A Reforma Tributária aprovada na Câmara prevê a criação de uma cesta básica nacional com alíquota zero. A proposta ainda não começou a tramitar no Senado e o tema deve ser definido posteriormente por lei complementar, mas a disputa por um lugar na lista que vai compor o prato do brasileiro já começou.
Representantes da indústria de alimentos defendem a composição mais abrangente possível. Organizações de defesa do consumidor, pesquisadores e parte do governo entendem que a alíquota zero deve ser mais restrita e não deve incluir ultraprocessados e alimentos que não fazem parte da rotina da maior parte da população, como filé mignon e salmão.
No modelo atual, a cesta básica é isenta de impostos federais. Mas os estados definem quais produtos terão incidência menor de ICMS. Na prática, isso faz com que o país tenha 27 cestas básicas, influenciadas por aspectos regionais de cada Estado, com itens que vão da rapadura mista de amendoim ao queijo petit-suisse.
A inclusão da alíquota zero da cesta básica foi uma das mudanças incluídas de última hora no texto da reforma tributária. A alteração foi considerada uma vitória para o empresariado, que agora busca emplacar a definição de categorias abrangentes como “carne”, “peixe” e “massas alimentícias”.
Todo mundo quer entrar na lista
A Associação Brasileira de Supermercados (Abras) defende o modelo de cesta básica ampla. Ela entregou ao Ministério da Fazenda uma proposta com 38 componentes que deveriam contar com alíquota zero. A lista inclui categorias como queijo, peixes, carnes bovinas e carnes suínas, sem especificar corte, categoria de pescado ou tipo de queijo.
Rodrigo Segurado, vice-presidente de Ativos Setoriais da entidade, diz que a ideia é “fugir do modelo anterior, que especificava nome e sobrenome, CPF e RG de cada pedaço de alimento”, mesmo que isso signifique ampliar a lista de produtos isentos de impostos e colocar na lista itens de maior valor.

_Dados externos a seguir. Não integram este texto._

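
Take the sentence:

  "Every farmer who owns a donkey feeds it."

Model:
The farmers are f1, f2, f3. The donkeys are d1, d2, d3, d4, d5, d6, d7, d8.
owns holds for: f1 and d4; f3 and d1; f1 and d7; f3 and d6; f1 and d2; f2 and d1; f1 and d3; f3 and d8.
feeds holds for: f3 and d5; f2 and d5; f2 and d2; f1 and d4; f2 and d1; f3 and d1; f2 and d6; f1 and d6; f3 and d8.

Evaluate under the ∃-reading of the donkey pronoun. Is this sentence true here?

"it" takes "a donkey" as antecedent — a donkey pronoun bound across the clause boundary.
Weak reading: every farmer f with some owns-donkey has at least one owns-donkey d such that feeds(f,d).
Per farmer: f1:✓  f2:✓  f3:✓
Every farmer in the restrictor has a witness.

True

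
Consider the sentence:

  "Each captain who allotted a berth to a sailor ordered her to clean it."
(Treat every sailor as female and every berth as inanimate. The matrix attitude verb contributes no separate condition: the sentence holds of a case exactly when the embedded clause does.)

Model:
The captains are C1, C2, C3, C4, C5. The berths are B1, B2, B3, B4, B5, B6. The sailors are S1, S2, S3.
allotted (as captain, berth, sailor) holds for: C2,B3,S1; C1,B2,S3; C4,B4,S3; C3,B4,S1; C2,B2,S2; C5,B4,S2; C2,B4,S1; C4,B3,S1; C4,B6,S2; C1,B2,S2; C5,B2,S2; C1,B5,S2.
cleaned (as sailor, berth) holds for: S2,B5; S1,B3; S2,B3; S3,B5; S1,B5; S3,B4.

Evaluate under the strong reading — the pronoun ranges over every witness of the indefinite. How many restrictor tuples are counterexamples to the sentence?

8

"her" takes "a sailor" as antecedent and "it" takes "a berth"; both are donkey pronouns co-varying with the restrictor.
Strong reading: for every (c,b,s) with allotted(c,b,s), cleaned(s,b).
Restrictor triples: (C1,B2,S2)→cleaned(S2,B2) ✗  (C1,B2,S3)→cleaned(S3,B2) ✗  (C1,B5,S2)→cleaned(S2,B5) ✓  (C2,B2,S2)→cleaned(S2,B2) ✗  (C2,B3,S1)→cleaned(S1,B3) ✓  (C2,B4,S1)→cleaned(S1,B4) ✗  (C3,B4,S1)→cleaned(S1,B4) ✗  (C4,B3,S1)→cleaned(S1,B3) ✓  (C4,B4,S3)→cleaned(S3,B4) ✓  (C4,B6,S2)→cleaned(S2,B6) ✗  (C5,B2,S2)→cleaned(S2,B2) ✗  (C5,B4,S2)→cleaned(S2,B4) ✗
Counterexamples (restrictor triples failing the scope): 8.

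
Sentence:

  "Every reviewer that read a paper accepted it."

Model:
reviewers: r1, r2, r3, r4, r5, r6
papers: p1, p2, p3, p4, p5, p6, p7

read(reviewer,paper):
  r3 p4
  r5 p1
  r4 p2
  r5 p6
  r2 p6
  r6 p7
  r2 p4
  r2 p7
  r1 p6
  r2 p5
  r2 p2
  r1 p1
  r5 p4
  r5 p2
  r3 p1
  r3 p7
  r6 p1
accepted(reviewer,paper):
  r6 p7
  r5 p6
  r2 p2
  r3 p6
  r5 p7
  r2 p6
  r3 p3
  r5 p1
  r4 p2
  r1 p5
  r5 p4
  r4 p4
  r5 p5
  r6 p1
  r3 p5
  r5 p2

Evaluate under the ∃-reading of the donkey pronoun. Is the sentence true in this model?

"it" takes "a paper" as antecedent — a donkey pronoun bound across the clause boundary.
Weak reading: every reviewer r with some read-paper has at least one read-paper p such that accepted(r,p).
Per reviewer: r1:✗  r2:✓  r3:✗  r4:✓  r5:✓  r6:✓
r1 has no witness among its read-papers.

False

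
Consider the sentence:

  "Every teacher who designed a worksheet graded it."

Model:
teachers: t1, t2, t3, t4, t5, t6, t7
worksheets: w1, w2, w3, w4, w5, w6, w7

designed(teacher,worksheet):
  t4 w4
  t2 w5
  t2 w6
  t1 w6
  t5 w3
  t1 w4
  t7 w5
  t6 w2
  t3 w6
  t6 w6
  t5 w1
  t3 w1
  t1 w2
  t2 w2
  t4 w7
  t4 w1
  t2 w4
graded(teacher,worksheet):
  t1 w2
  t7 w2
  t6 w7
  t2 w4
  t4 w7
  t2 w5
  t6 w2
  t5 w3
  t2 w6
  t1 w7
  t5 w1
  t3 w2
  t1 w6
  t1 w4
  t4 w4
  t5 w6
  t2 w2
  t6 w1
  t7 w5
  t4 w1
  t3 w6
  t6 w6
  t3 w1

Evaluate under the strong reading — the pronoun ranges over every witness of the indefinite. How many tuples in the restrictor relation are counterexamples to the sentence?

0

"it" takes "a worksheet" as antecedent — a donkey pronoun bound across the clause boundary.
Strong reading: for every (t,w) with designed(t,w), graded(t,w).
Restrictor pairs: (t1,w2) ✓  (t1,w4) ✓  (t1,w6) ✓  (t2,w2) ✓  (t2,w4) ✓  (t2,w5) ✓  (t2,w6) ✓  (t3,w1) ✓  (t3,w6) ✓  (t4,w1) ✓  (t4,w4) ✓  (t4,w7) ✓  (t5,w1) ✓  (t5,w3) ✓  (t6,w2) ✓  (t6,w6) ✓  (t7,w5) ✓
Counterexamples (restrictor pairs failing the scope): 0.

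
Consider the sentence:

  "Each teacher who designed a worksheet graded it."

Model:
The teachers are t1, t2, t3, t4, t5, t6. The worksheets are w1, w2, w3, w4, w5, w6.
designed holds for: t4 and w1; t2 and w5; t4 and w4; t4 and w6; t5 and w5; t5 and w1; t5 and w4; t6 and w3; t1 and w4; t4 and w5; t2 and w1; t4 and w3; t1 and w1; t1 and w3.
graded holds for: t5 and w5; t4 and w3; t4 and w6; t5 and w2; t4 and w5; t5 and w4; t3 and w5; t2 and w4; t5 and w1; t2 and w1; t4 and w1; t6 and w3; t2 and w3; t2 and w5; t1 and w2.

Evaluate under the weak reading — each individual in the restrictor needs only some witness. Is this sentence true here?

False

"it" takes "a worksheet" as antecedent — a donkey pronoun bound across the clause boundary.
Weak reading: every teacher t with some designed-worksheet has at least one designed-worksheet w such that graded(t,w).
Per teacher: t1:✗  t2:✓  t4:✓  t5:✓  t6:✓
t1 has no witness among its designed-worksheets.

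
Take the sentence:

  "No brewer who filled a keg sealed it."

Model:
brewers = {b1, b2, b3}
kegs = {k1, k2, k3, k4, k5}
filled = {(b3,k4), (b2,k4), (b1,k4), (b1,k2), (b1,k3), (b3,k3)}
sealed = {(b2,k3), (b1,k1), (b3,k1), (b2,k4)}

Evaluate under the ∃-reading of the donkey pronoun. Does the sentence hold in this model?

"it" takes "a keg" as antecedent — a donkey pronoun bound across the clause boundary.
Truth condition: for no (b,k) with filled(b,k) does sealed(b,k) hold.
Restrictor pairs — does the scope hold? (b1,k2):fails  (b1,k3):fails  (b1,k4):fails  (b2,k4):holds  (b3,k3):fails  (b3,k4):fails
Scope holds for 1 pair(s), so the sentence is false.

False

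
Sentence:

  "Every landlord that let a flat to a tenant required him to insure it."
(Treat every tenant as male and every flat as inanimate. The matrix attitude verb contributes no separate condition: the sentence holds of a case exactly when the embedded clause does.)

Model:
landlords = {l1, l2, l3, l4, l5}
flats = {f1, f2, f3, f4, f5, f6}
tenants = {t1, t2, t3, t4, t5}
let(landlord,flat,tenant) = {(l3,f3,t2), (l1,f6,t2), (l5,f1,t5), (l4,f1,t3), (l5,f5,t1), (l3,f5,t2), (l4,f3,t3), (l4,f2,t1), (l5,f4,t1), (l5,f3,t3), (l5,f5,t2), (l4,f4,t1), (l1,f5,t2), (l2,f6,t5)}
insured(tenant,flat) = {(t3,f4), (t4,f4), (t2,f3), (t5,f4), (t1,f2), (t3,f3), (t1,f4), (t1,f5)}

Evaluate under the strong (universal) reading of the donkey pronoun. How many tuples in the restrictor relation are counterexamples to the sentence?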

Essa é a defesa também da Associação Brasileira de Proteína Animal (ABPA), que representa indústria do frango, da carne suína e de ovos. “O setor entende que todos os alimentos com base em peixes e demais proteínas de origem animal deverão constar na cesta básica nacional”, informou o grupo, em nota.

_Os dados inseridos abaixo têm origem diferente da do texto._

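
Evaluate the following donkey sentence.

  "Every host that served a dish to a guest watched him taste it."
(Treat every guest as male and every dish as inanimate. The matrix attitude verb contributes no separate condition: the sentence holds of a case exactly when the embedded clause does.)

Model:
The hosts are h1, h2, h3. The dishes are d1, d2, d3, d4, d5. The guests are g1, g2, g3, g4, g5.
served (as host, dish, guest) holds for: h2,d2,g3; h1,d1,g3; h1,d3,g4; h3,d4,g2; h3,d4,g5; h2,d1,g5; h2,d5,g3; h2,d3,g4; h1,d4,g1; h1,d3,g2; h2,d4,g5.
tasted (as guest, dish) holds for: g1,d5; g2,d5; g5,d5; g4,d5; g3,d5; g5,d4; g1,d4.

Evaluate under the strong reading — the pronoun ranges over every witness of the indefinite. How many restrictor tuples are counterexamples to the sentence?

"him" takes "a guest" as antecedent and "it" takes "a dish"; both are donkey pronouns co-varying with the restrictor.
Strong reading: for every (h,d,g) with served(h,d,g), tasted(g,d).
Restrictor triples: (h1,d1,g3)→tasted(g3,d1) ✗  (h1,d3,g2)→tasted(g2,d3) ✗  (h1,d3,g4)→tasted(g4,d3) ✗  (h1,d4,g1)→tasted(g1,d4) ✓  (h2,d1,g5)→tasted(g5,d1) ✗  (h2,d2,g3)→tasted(g3,d2) ✗  (h2,d3,g4)→tasted(g4,d3) ✗  (h2,d4,g5)→tasted(g5,d4) ✓  (h2,d5,g3)→tasted(g3,d5) ✓  (h3,d4,g2)→tasted(g2,d4) ✗  (h3,d4,g5)→tasted(g5,d4) ✓
Counterexamples (restrictor triples failing the scope): 7.

7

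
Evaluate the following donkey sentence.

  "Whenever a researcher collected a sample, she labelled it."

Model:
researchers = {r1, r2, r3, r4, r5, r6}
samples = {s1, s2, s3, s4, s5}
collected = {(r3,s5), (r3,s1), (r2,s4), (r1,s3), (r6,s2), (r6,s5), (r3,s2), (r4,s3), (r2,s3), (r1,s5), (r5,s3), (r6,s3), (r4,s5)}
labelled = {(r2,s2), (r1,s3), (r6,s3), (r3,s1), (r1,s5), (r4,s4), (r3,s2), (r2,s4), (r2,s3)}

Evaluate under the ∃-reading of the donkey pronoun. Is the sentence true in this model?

"it" takes "a sample" as antecedent — a donkey pronoun bound across the clause boundary.
Weak reading: every researcher r with some collected-sample has at least one collected-sample s such that labelled(r,s).
Per researcher: r1:✓  r2:✓  r3:✓  r4:✗  r5:✗  r6:✓
r4 has no witness among its collected-samples.

False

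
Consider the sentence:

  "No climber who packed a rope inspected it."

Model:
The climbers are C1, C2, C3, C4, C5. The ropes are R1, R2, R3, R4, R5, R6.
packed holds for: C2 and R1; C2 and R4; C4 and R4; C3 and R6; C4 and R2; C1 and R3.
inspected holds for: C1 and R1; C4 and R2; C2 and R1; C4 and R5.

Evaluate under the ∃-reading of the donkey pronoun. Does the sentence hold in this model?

"it" takes "a rope" as antecedent — a donkey pronoun bound across the clause boundary.
Truth condition: for no (c,r) with packed(c,r) does inspected(c,r) hold.
Restrictor pairs — does the scope hold? (C1,R3):fails  (C2,R1):holds  (C2,R4):fails  (C3,R6):fails  (C4,R2):holds  (C4,R4):fails
Scope holds for 2 pair(s), so the sentence is false.

False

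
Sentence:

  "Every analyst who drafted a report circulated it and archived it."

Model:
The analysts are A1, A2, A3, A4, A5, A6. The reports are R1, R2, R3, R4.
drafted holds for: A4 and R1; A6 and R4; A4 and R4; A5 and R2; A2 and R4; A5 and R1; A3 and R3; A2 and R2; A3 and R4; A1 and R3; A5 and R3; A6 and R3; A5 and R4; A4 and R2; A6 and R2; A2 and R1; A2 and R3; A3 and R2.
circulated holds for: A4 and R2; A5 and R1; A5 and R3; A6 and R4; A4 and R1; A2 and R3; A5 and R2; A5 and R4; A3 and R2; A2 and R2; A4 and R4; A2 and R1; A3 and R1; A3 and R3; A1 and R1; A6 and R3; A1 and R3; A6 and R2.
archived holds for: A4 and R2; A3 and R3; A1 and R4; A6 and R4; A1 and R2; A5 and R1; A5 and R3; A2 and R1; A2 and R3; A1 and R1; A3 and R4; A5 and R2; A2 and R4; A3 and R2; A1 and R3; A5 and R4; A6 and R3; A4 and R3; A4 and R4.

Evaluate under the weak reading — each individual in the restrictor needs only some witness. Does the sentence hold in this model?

"it" takes "a report" as antecedent — a donkey pronoun bound across the clause boundary.
Weak reading: every analyst a with some drafted-report has at least one drafted-report r such that circulated(a,r) ∧ archived(a,r).
Per analyst: A1:✓  A2:✓  A3:✓  A4:✓  A5:✓  A6:✓
Every analyst in the restrictor has a witness.

True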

Para a Associação Brasileira da Indústria de Alimentos (ABIA), a mudança foi uma vitória. A organização defende que a classificação de alimentos como ultraprocessados é frágil e que não existem alimentos “bons” ou “ruins”. Eles esperam garantir que a exceção do Imposto Seletivo aprovada na Câmara permaneça no Senado.

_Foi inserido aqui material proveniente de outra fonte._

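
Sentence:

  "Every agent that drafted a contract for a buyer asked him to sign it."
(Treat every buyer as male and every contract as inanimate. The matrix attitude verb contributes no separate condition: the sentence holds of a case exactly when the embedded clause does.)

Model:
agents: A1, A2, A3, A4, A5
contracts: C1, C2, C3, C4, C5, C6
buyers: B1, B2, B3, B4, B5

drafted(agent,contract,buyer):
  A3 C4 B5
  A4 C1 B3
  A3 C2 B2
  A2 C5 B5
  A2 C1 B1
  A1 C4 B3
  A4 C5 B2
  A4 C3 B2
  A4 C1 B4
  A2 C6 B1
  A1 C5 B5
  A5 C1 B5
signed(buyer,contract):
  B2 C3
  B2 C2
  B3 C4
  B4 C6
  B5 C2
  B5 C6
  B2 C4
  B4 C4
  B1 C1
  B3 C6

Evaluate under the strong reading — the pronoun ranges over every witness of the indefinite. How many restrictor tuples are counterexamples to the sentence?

8

"him" takes "a buyer" as antecedent and "it" takes "a contract"; both are donkey pronouns co-varying with the restrictor.
Strong reading: for every (a,c,b) with drafted(a,c,b), signed(b,c).
Restrictor triples: (A1,C4,B3)→signed(B3,C4) ✓  (A1,C5,B5)→signed(B5,C5) ✗  (A2,C1,B1)→signed(B1,C1) ✓  (A2,C5,B5)→signed(B5,C5) ✗  (A2,C6,B1)→signed(B1,C6) ✗  (A3,C2,B2)→signed(B2,C2) ✓  (A3,C4,B5)→signed(B5,C4) ✗  (A4,C1,B3)→signed(B3,C1) ✗  (A4,C1,B4)→signed(B4,C1) ✗  (A4,C3,B2)→signed(B2,C3) ✓  (A4,C5,B2)→signed(B2,C5) ✗  (A5,C1,B5)→signed(B5,C1) ✗
Counterexamples (restrictor triples failing the scope): 8.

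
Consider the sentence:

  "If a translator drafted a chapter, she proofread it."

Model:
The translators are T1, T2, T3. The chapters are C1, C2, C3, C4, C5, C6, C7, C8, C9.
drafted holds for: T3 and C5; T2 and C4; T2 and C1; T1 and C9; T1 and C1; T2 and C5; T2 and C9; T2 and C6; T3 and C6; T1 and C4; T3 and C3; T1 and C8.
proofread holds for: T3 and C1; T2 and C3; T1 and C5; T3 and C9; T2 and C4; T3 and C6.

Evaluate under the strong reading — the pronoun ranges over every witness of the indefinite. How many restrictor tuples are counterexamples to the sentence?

"it" takes "a chapter" as antecedent — a donkey pronoun bound across the clause boundary.
Strong reading: for every (t,c) with drafted(t,c), proofread(t,c).
Restrictor pairs: (T1,C1) ✗  (T1,C4) ✗  (T1,C8) ✗  (T1,C9) ✗  (T2,C1) ✗  (T2,C4) ✓  (T2,C5) ✗  (T2,C6) ✗  (T2,C9) ✗  (T3,C3) ✗  (T3,C5) ✗  (T3,C6) ✓
Counterexamples (restrictor pairs failing the scope): 10.

10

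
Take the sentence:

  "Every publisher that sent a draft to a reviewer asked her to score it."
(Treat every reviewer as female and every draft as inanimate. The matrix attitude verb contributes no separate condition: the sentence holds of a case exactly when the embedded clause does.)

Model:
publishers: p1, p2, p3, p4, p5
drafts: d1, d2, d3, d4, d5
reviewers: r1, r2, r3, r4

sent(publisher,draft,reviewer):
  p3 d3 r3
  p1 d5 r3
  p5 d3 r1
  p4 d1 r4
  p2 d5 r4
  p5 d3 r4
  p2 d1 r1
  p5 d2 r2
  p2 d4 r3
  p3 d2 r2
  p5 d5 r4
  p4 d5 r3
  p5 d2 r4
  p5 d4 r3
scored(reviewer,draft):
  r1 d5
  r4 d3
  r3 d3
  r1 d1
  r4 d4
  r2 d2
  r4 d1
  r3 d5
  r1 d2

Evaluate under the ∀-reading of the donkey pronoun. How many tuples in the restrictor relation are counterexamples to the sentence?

6

"her" takes "a reviewer" as antecedent and "it" takes "a draft"; both are donkey pronouns co-varying with the restrictor.
Strong reading: for every (p,d,r) with sent(p,d,r), scored(r,d).
Restrictor triples: (p1,d5,r3)→scored(r3,d5) ✓  (p2,d1,r1)→scored(r1,d1) ✓  (p2,d4,r3)→scored(r3,d4) ✗  (p2,d5,r4)→scored(r4,d5) ✗  (p3,d2,r2)→scored(r2,d2) ✓  (p3,d3,r3)→scored(r3,d3) ✓  (p4,d1,r4)→scored(r4,d1) ✓  (p4,d5,r3)→scored(r3,d5) ✓  (p5,d2,r2)→scored(r2,d2) ✓  (p5,d2,r4)→scored(r4,d2) ✗  (p5,d3,r1)→scored(r1,d3) ✗  (p5,d3,r4)→scored(r4,d3) ✓  (p5,d4,r3)→scored(r3,d4) ✗  (p5,d5,r4)→scored(r4,d5) ✗
Counterexamples (restrictor triples failing the scope): 6.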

Essa é a posição também do Instituto Brasileiro de Defesa do Consumidor (IDEC). Para Ana Maya, especialista do programa de Alimentação Saudável e Sustentável do Instituto, é preciso adotar critérios, por exemplo, para exclusão explícita de carnes ultraprocessadas, como presunto, salsicha, mortadela, linguiça, salame, bacon, peito ou blanquet de peru.
Já a Associação Brasileira da Piscicultura (Peixe BR) defende que a lista única inclua todos os tipos de pescados produzidos no país, excluindo importados e abrangendo também crustáceos como camarão, lagosta, caranguejo e siri.
Governo estuda lista mais restrita
No Ministério do Desenvolvimento e Assistência Social, Família e Combate à Fome, um grupo de técnicos e especialistas vem se debruçando para formular uma proposta de definição de alimentos que entrariam na cesta básica nacional. O objetivo é que ela considere aspectos regionais, preços e consumo alimentar no Brasil, com a exclusão de alimentos ultraprocessados e incentivo a itens in natura.
Para o Ministério da Fazenda, uma das preocupações é o impacto que a abrangência de exceções traria na Reforma Tributária, com risco de que a alíquota padrão seja mais alta.
No sistema atual, a flexibilização de uma definição de cesta básica já traz distorções. Em 2019, o então Ministério da Economia chegou a elaborar uma lista de produtos considerados de cesta básica e que deveriam ser reonerados, como queijos brie e camembert, chantilly, leite condensado, salmão e capuccino. Os custos no orçamento para essas exceções, segundo estimou o estudo, foi de R$ 1,17 bilhão.